Saturday 18 January 2020

'We left the Rotunda looking for a graveyard' - couple in baby tragedy

Alan Chagas and Cintia Reina
Alan Chagas and Cintia Reina
The Rotunda Hospital. Photo: Kyran O'Brien

The parents of a baby stillborn at the Rotunda Hospital say part of them also died the day that they lost their son.

Cintia Reina and Alan Chagas, originally from Brazil but now living in Phibsboro, Dublin 7, said they want to make sure another baby doesn't die in similar circumstances.

Arthur Reina Chagas was unresponsive when he was born just before 9pm on March 28, 2018.

A verdict of medical misadventure was returned at an inquest into the baby's death at Dublin Coroner's Court.


Arthur's mother said she repeatedly asked for her baby to be delivered by caesarean section because he was in distress.

"We went to the Rotunda to have our baby Arthur but we left the hospital with empty arms and looking for a graveyard," she said, speaking after the inquest.

"I asked for my baby to be delivered by C-section many times but nobody listened to me and my baby died in my belly. The CTG traces were not read properly when our baby was in distress.

"Things must change, babies cannot keep dying. Something needs to be done.

"We have lost our son and we want to make sure that this doesn't happen again."

Ms Reina added: "Part of us is dead since our son died and we feel we die a little more every day."

A resumed inquest into Arthur's death heard that the consultant on call was not contacted and the senior registrar was too busy to review the baby's condition in the lead-up to his birth. Senior registrar Dr Mohamed Elshaikh told the inquest that he was "too busy with other patients".

Asked why he did not contact the consultant on call, Dr Elshaikh replied: "I didn't call him."

The inquest previously heard that obstetric staff were busy with an instrumental delivery during this time.

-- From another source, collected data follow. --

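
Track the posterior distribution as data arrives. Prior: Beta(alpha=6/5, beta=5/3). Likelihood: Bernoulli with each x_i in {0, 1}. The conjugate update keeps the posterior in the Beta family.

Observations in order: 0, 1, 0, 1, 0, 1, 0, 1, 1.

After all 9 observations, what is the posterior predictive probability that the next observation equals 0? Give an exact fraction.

85/178

obs 1: x=0 → posterior Beta(6/5, 8/3)
obs 2: x=1 → posterior Beta(11/5, 8/3)
obs 3: x=0 → posterior Beta(11/5, 11/3)
obs 4: x=1 → posterior Beta(16/5, 11/3)
obs 5: x=0 → posterior Beta(16/5, 14/3)
obs 6: x=1 → posterior Beta(21/5, 14/3)
obs 7: x=0 → posterior Beta(21/5, 17/3)
obs 8: x=1 → posterior Beta(26/5, 17/3)
obs 9: x=1 → posterior Beta(31/5, 17/3)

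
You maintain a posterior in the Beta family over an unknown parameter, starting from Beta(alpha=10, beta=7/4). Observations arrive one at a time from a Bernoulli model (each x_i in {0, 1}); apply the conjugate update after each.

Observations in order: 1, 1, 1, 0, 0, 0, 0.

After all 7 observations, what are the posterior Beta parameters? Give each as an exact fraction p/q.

obs 1: x=1 → posterior Beta(11, 7/4)
obs 2: x=1 → posterior Beta(12, 7/4)
obs 3: x=1 → posterior Beta(13, 7/4)
obs 4: x=0 → posterior Beta(13, 11/4)
obs 5: x=0 → posterior Beta(13, 15/4)
obs 6: x=0 → posterior Beta(13, 19/4)
obs 7: x=0 → posterior Beta(13, 23/4)

alpha=13, beta=23/4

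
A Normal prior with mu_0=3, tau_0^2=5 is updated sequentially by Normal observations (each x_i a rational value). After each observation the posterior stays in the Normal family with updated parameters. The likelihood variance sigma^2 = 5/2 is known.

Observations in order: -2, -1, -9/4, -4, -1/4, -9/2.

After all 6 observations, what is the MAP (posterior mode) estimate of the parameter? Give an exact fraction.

obs 1: x=-2 → posterior Normal(-1/3, 5/3)
obs 2: x=-1 → posterior Normal(-3/5, 1)
obs 3: x=-9/4 → posterior Normal(-15/14, 5/7)
obs 4: x=-4 → posterior Normal(-31/18, 5/9)
obs 5: x=-1/4 → posterior Normal(-16/11, 5/11)
obs 6: x=-9/2 → posterior Normal(-25/13, 5/13)

-25/13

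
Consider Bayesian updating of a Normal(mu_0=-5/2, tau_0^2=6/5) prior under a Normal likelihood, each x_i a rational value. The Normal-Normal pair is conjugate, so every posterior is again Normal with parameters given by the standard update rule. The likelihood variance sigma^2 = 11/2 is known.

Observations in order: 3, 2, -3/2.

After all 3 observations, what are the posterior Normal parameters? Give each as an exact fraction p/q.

mu_0=-191/182, tau_0^2=66/91

obs 1: x=3 → posterior Normal(-203/134, 66/67)
obs 2: x=2 → posterior Normal(-155/158, 66/79)
obs 3: x=-3/2 → posterior Normal(-191/182, 66/91)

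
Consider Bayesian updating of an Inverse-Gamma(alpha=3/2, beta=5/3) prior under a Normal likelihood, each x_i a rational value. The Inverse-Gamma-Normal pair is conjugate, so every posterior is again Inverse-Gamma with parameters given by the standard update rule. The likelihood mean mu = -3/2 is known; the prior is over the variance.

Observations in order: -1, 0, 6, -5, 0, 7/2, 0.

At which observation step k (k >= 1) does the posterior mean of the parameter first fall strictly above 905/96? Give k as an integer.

k = 3

obs 1: x=-1 → posterior Inverse-Gamma(2, 43/24)
obs 2: x=0 → posterior Inverse-Gamma(5/2, 35/12)
obs 3: x=6 → posterior Inverse-Gamma(3, 745/24)
obs 4: x=-5 → posterior Inverse-Gamma(7/2, 223/6)
obs 5: x=0 → posterior Inverse-Gamma(4, 919/24)
obs 6: x=7/2 → posterior Inverse-Gamma(9/2, 1219/24)
obs 7: x=0 → posterior Inverse-Gamma(5, 623/12)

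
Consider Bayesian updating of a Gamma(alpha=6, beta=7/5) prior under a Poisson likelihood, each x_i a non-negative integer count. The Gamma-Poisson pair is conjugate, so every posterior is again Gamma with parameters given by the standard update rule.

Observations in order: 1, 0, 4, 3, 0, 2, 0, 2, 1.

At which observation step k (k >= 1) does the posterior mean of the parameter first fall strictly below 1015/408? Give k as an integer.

k = 2

obs 1: x=1 → posterior Gamma(7, 12/5)
obs 2: x=0 → posterior Gamma(7, 17/5)
obs 3: x=4 → posterior Gamma(11, 22/5)
obs 4: x=3 → posterior Gamma(14, 27/5)
obs 5: x=0 → posterior Gamma(14, 32/5)
obs 6: x=2 → posterior Gamma(16, 37/5)
obs 7: x=0 → posterior Gamma(16, 42/5)
obs 8: x=2 → posterior Gamma(18, 47/5)
obs 9: x=1 → posterior Gamma(19, 52/5)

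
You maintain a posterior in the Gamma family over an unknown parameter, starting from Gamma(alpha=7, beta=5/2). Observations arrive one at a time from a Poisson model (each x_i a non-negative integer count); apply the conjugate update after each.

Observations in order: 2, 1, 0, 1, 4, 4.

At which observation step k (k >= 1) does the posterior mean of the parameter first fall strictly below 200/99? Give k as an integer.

k = 3

obs 1: x=2 → posterior Gamma(9, 7/2)
obs 2: x=1 → posterior Gamma(10, 9/2)
obs 3: x=0 → posterior Gamma(10, 11/2)
obs 4: x=1 → posterior Gamma(11, 13/2)
obs 5: x=4 → posterior Gamma(15, 15/2)
obs 6: x=4 → posterior Gamma(19, 17/2)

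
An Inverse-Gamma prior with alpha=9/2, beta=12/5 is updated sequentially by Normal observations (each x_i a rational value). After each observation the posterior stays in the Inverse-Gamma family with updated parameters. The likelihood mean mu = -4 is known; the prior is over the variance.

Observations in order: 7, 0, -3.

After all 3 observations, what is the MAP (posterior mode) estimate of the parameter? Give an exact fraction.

obs 1: x=7 → posterior Inverse-Gamma(5, 629/10)
obs 2: x=0 → posterior Inverse-Gamma(11/2, 709/10)
obs 3: x=-3 → posterior Inverse-Gamma(6, 357/5)

51/5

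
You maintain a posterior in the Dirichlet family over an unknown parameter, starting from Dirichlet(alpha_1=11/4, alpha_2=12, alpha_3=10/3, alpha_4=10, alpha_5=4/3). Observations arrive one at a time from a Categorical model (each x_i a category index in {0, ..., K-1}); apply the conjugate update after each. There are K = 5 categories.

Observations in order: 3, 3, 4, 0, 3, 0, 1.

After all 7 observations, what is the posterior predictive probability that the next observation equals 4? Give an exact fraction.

obs 1: x=3 → posterior Dirichlet(11/4, 12, 10/3, 11, 4/3)
obs 2: x=3 → posterior Dirichlet(11/4, 12, 10/3, 12, 4/3)
obs 3: x=4 → posterior Dirichlet(11/4, 12, 10/3, 12, 7/3)
obs 4: x=0 → posterior Dirichlet(15/4, 12, 10/3, 12, 7/3)
obs 5: x=3 → posterior Dirichlet(15/4, 12, 10/3, 13, 7/3)
obs 6: x=0 → posterior Dirichlet(19/4, 12, 10/3, 13, 7/3)
obs 7: x=1 → posterior Dirichlet(19/4, 13, 10/3, 13, 7/3)

28/437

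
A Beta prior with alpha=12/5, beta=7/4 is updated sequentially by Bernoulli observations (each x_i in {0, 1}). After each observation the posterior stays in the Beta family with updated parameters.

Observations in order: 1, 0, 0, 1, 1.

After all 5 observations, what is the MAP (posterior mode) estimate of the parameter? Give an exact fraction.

8/13

obs 1: x=1 → posterior Beta(17/5, 7/4)
obs 2: x=0 → posterior Beta(17/5, 11/4)
obs 3: x=0 → posterior Beta(17/5, 15/4)
obs 4: x=1 → posterior Beta(22/5, 15/4)
obs 5: x=1 → posterior Beta(27/5, 15/4)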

Two midwives said they did not inform the consultant on call.

Both said they were waiting for doctors present on the ward to become available to assess Ms Reina.

Arthur's heart rate dropped to a dangerous level by 8.43pm. He was stillborn following an emergency caesarean section performed at 8.59pm.

A post-mortem found he died due to an acute hypoxic event between four and six hours before delivery. The cause of this event is not known.

The inquest heard of complications relating to electronic note-taking systems at the hospital.


Master of the Rotunda Hospital Professor Fergal Malone admitted there were inefficiencies in the electronic system but said that overall its introduction had brought a "significant increase in efficiency".

Prof Malone outlined a number of changes implemented at the hospital since Arthur's death, including ongoing education on the electronic note systems and the implementation of regular 'patient safety huddles' for staff to discuss the best use of communication tools.

Returning a verdict of medical misadventure, Coroner Dr Myra Cullinane endorsed the changes at the hospital and recommended the reinforcement of reliance on full clinical information rather than sole reliance on the CTG trace to monitor foetal well-being.